All we need to verify to get the conclusion we want is:

  1. $\Pr[G_1 \in \mathcal P] = \Pr[G(n,p) \in \mathcal P]$. That is, the probability $G_1$ has the property we want is the same as the probability that any graph sampled from $G(n,p)$ has the property we want.
  2. $\Pr[G_2 \in \mathcal P] = \Pr[G(n,q) \in \mathcal P]$. The same thing, but for $G_2$.
  3. $\Pr[G_1 \in \mathcal P] \le \Pr[G_2 \in \mathcal P]$. Here, we're making a statement only about the joint distribution of $(G_1,G_2)$, not about $G(n,p)$ or $G(n,q)$ in general.

It's true that we've made $G_1$ and $G_2$ dependent in a weird way to make statement 3 work, and it wouldn't work for most joint distributions. But it's only a statement about one specific joint distribution, and that's all we need.

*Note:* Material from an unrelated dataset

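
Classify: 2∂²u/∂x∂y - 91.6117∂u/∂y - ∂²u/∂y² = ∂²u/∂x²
Rewriting in standard form: -∂²u/∂x² + 2∂²u/∂x∂y - ∂²u/∂y² - 91.6117∂u/∂y = 0. Parabolic (discriminant = 0).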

By chaining these three statements together, we get $$\Pr[G(n,p) \in \mathcal P] = \Pr[G_1 \in \mathcal P] \le \Pr[G_2 \in \mathcal P] = \Pr[G(n,q) \in \mathcal P].$$


This is no different from other examples that seem much more reasonable, it's just that random graphs are a very strange random variable that's hard to think about.

But suppose Alice buys 3 lottery tickets, and Bob buys 2, for the same lottery. You want to argue that Alice has a greater chance of winning. The informal reasoning "for every chance that Bob has to win, Alice has a chance to win too, and then Alice has an extra chance on top of that" is exactly talking about a coupling between two distributions.

You could imagine a formal argument: "Imagine Alice bought lottery tickets numbered 1, 2, 3 to one lottery, and Bob bought lottery tickets numbered 1, 2 to a different lottery. But the two lotteries decide to pick the same winning number. Then Alice's probability of winning is clearly greater: if the winning number is 1 or 2, then both win, and if the winning number is 3, then only Alice wins."

And then someone might object: "But that isn't how Alice and Bob's joint distribution actually looks! In reality, they're buying tickets for the same lottery. There is literally zero chance that both of them will have the winning number."

And then the justification for what makes the coupling work is: "By considering the alternate situation in which Alice and Bob buy tickets for these two weirdly-matching lotteries, we've switched to a situation in which it's obvious that Alice has a greater chance of winning than Bob. But individually, Alice's winning changes haven't changed, and neither have Bob's. So the same inequality must hold in reality!"